Bagaimana obat resep dibuat?
Agar apotek dapat membuat obat resep, dokter harus menuliskan komposisi persisnya - kualitatif dan kuantitatif - pada resepnya. Sejak menerima resep seperti itu, apoteker memiliki waktu 48 jam untuk menyiapkan obat. Pengecualian adalah situasi ketika dokter pada resep mencantumkan anotasi "cito" - itu berarti obat harus segera diberikan, karena kondisi pasien memerlukannya (sesuai peraturan - dalam 4 jam).
Namun, harus diingat bahwa tidak semua apotek menyediakan semua obat resep. Ini pasti paling sulit untuk menemukan apotek dengan "formula steril" di mana obat tetes mata dan obat-obatan dengan antibiotik dapat dibuat. Apotek semacam itu harus memiliki peralatan khusus dalam bentuk kotak laminar, yang memungkinkan terciptanya kondisi steril - sehingga bebas dari kontaminasi udara (misalnya mikroba). Saat ini, hal tersebut bukan merupakan kewajiban dan karena biaya pemasangan "resep steril" yang cukup mahal, hanya beberapa apotek yang memutuskan untuk melakukannya.
Apoteker yang memasok obat resep bertanggung jawab penuh atas kualitas, keamanan, dan efektivitasnya. Apabila terdapat keraguan mengenai komposisinya, dokter tersebut menghubungi dokter tersebut atau mengubahnya sebagai bagian dari kewenangannya, yang ditentukan dalam Peraturan Menteri Kesehatan tersendiri. Ini juga merupakan tugas apoteker untuk memeriksa dosis bahan obat dengan cermat dan memastikan bahwa nilai maksimumnya tidak terlampaui.

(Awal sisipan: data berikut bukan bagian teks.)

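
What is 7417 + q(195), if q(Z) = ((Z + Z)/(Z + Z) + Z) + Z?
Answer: 7808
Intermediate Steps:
q(Z) = 1 + 2*Z (q(Z) = ((2*Z)/((2*Z)) + Z) + Z = ((2*Z)*(1/(2*Z)) + Z) + Z = (1 + Z) + Z = 1 + 2*Z)
7417 + q(195) = 7417 + (1 + 2*195) = 7417 + (1 + 390) = 7417 + 391 = 7808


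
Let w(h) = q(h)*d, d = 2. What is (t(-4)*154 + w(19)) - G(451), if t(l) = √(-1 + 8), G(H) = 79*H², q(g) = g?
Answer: -16068641 + 154*√7 ≈ -1.6068e+7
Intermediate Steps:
t(l) = √7
w(h) = 2*h (w(h) = h*2 = 2*h)
(t(-4)*154 + w(19)) - G(451) = (√7*154 + 2*19) - 79*451² = (154*√7 + 38) - 79*203401 = (38 + 154*√7) - 1*16068679 = (38 + 154*√7) - 16068679 = -16068641 + 154*√7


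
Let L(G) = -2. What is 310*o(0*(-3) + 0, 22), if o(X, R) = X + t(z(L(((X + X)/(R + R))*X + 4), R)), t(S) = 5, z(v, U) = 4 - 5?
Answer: 1550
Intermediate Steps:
z(v, U) = -1
o(X, R) = 5 + X (o(X, R) = X + 5 = 5 + X)
310*o(0*(-3) + 0, 22) = 310*(5 + (0*(-3) + 0)) = 310*(5 + (0 + 0)) = 310*(5 + 0) = 310*5 = 1550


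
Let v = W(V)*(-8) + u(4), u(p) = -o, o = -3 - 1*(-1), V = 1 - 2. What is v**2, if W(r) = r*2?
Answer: 324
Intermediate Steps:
V = -1
o = -2 (o = -3 + 1 = -2)
W(r) = 2*r
u(p) = 2 (u(p) = -1*(-2) = 2)
v = 18 (v = (2*(-1))*(-8) + 2 = -2*(-8) + 2 = 16 + 2 = 18)
v**2 = 18**2 = 324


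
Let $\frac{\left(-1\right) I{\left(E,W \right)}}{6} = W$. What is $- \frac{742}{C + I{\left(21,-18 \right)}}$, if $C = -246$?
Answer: $\frac{371}{69} \approx 5.3768$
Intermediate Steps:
$I{\left(E,W \right)} = - 6 W$
$- \frac{742}{C + I{\left(21,-18 \right)}} = - \frac{742}{-246 - -108} = - \frac{742}{-246 + 108} = - \frac{742}{-138} = \left(-742\right) \left(- \frac{1}{138}\right) = \frac{371}{69}$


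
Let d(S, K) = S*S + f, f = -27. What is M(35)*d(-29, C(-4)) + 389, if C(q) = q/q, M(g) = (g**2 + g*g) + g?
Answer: 2023179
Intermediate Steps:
M(g) = g + 2*g**2 (M(g) = (g**2 + g**2) + g = 2*g**2 + g = g + 2*g**2)
C(q) = 1
d(S, K) = -27 + S**2 (d(S, K) = S*S - 27 = S**2 - 27 = -27 + S**2)
M(35)*d(-29, C(-4)) + 389 = (35*(1 + 2*35))*(-27 + (-29)**2) + 389 = (35*(1 + 70))*(-27 + 841) + 389 = (35*71)*814 + 389 = 2485*814 + 389 = 2022790 + 389 = 2023179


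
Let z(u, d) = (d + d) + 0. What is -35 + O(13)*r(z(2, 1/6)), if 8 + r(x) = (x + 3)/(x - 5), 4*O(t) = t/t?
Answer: -1041/28 ≈ -37.179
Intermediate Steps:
O(t) = ¼ (O(t) = (t/t)/4 = (¼)*1 = ¼)
z(u, d) = 2*d (z(u, d) = 2*d + 0 = 2*d)
r(x) = -8 + (3 + x)/(-5 + x) (r(x) = -8 + (x + 3)/(x - 5) = -8 + (3 + x)/(-5 + x))
-35 + O(13)*r(z(2, 1/6)) = -35 + ((43 - 14/6)/(-5 + 2/6))/4 = -35 + ((43 - 14/6)/(-5 + 2*(⅙)))/4 = -35 + ((43 - 7*⅓)/(-5 + ⅓))/4 = -35 + ((43 - 7/3)/(-14/3))/4 = -35 + (-3/14*122/3)/4 = -35 + (¼)*(-61/7) = -35 - 61/28 = -1041/28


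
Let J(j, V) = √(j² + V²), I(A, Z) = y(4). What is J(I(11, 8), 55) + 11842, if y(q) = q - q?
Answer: 11897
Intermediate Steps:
y(q) = 0
I(A, Z) = 0
J(j, V) = √(V² + j²)
J(I(11, 8), 55) + 11842 = √(55² + 0²) + 11842 = √(3025 + 0) + 11842 = √3025 + 11842 = 55 + 11842 = 11897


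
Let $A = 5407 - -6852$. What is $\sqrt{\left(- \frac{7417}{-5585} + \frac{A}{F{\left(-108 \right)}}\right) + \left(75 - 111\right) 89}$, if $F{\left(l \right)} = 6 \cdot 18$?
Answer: $\frac{i \sqrt{31219946186595}}{100530} \approx 55.58 i$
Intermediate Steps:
$A = 12259$ ($A = 5407 + 6852 = 12259$)
$F{\left(l \right)} = 108$
$\sqrt{\left(- \frac{7417}{-5585} + \frac{A}{F{\left(-108 \right)}}\right) + \left(75 - 111\right) 89} = \sqrt{\left(- \frac{7417}{-5585} + \frac{12259}{108}\right) + \left(75 - 111\right) 89} = \sqrt{\left(\left(-7417\right) \left(- \frac{1}{5585}\right) + 12259 \cdot \frac{1}{108}\right) - 3204} = \sqrt{\left(\frac{7417}{5585} + \frac{12259}{108}\right) - 3204} = \sqrt{\frac{69267551}{603180} - 3204} = \sqrt{- \frac{1863321169}{603180}} = \frac{i \sqrt{31219946186595}}{100530}$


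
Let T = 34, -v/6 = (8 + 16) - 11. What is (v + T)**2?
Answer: 1936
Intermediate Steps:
v = -78 (v = -6*((8 + 16) - 11) = -6*(24 - 11) = -6*13 = -78)
(v + T)**2 = (-78 + 34)**2 = (-44)**2 = 1936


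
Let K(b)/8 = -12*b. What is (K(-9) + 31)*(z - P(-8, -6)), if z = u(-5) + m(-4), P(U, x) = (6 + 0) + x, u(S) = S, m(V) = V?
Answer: -8055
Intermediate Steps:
K(b) = -96*b (K(b) = 8*(-12*b) = -96*b)
P(U, x) = 6 + x
z = -9 (z = -5 - 4 = -9)
(K(-9) + 31)*(z - P(-8, -6)) = (-96*(-9) + 31)*(-9 - (6 - 6)) = (864 + 31)*(-9 - 1*0) = 895*(-9 + 0) = 895*(-9) = -8055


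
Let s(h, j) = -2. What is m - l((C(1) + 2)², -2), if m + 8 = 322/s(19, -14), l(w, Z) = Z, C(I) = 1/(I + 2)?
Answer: -167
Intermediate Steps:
C(I) = 1/(2 + I)
m = -169 (m = -8 + 322/(-2) = -8 + 322*(-½) = -8 - 161 = -169)
m - l((C(1) + 2)², -2) = -169 - 1*(-2) = -169 + 2 = -167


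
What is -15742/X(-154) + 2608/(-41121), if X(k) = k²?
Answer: -354589055/487612818 ≈ -0.72719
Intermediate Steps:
-15742/X(-154) + 2608/(-41121) = -15742/((-154)²) + 2608/(-41121) = -15742/23716 + 2608*(-1/41121) = -15742*1/23716 - 2608/41121 = -7871/11858 - 2608/41121 = -354589055/487612818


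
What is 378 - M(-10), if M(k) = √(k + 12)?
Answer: 378 - √2 ≈ 376.59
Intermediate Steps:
M(k) = √(12 + k)
378 - M(-10) = 378 - √(12 - 10) = 378 - √2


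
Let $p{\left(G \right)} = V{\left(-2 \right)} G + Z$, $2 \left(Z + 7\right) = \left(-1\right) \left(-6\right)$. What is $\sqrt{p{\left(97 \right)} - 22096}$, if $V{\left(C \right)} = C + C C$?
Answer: $3 i \sqrt{2434} \approx 148.01 i$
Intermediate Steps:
$Z = -4$ ($Z = -7 + \frac{\left(-1\right) \left(-6\right)}{2} = -7 + \frac{1}{2} \cdot 6 = -7 + 3 = -4$)
$V{\left(C \right)} = C + C^{2}$
$p{\left(G \right)} = -4 + 2 G$ ($p{\left(G \right)} = - 2 \left(1 - 2\right) G - 4 = \left(-2\right) \left(-1\right) G - 4 = 2 G - 4 = -4 + 2 G$)
$\sqrt{p{\left(97 \right)} - 22096} = \sqrt{\left(-4 + 2 \cdot 97\right) - 22096} = \sqrt{\left(-4 + 194\right) - 22096} = \sqrt{190 - 22096} = \sqrt{-21906} = 3 i \sqrt{2434}$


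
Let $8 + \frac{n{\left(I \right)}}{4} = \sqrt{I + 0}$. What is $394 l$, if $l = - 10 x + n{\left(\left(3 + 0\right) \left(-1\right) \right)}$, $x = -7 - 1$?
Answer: $18912 + 1576 i \sqrt{3} \approx 18912.0 + 2729.7 i$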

Para dokter, yang memiliki berbagai macam sediaan siap pakai yang terus berkembang, semakin jarang menggunakan obat resep. Banyak dari mereka tidak pernah berurusan dengan obat yang tersedia di apotek dalam praktiknya dan memperlakukan mereka dengan sedikit skeptis. Sementara itu, resep apoteklah yang memberikan kemungkinan untuk mengindividualisasikan terapi, menyesuaikannya dengan pasien.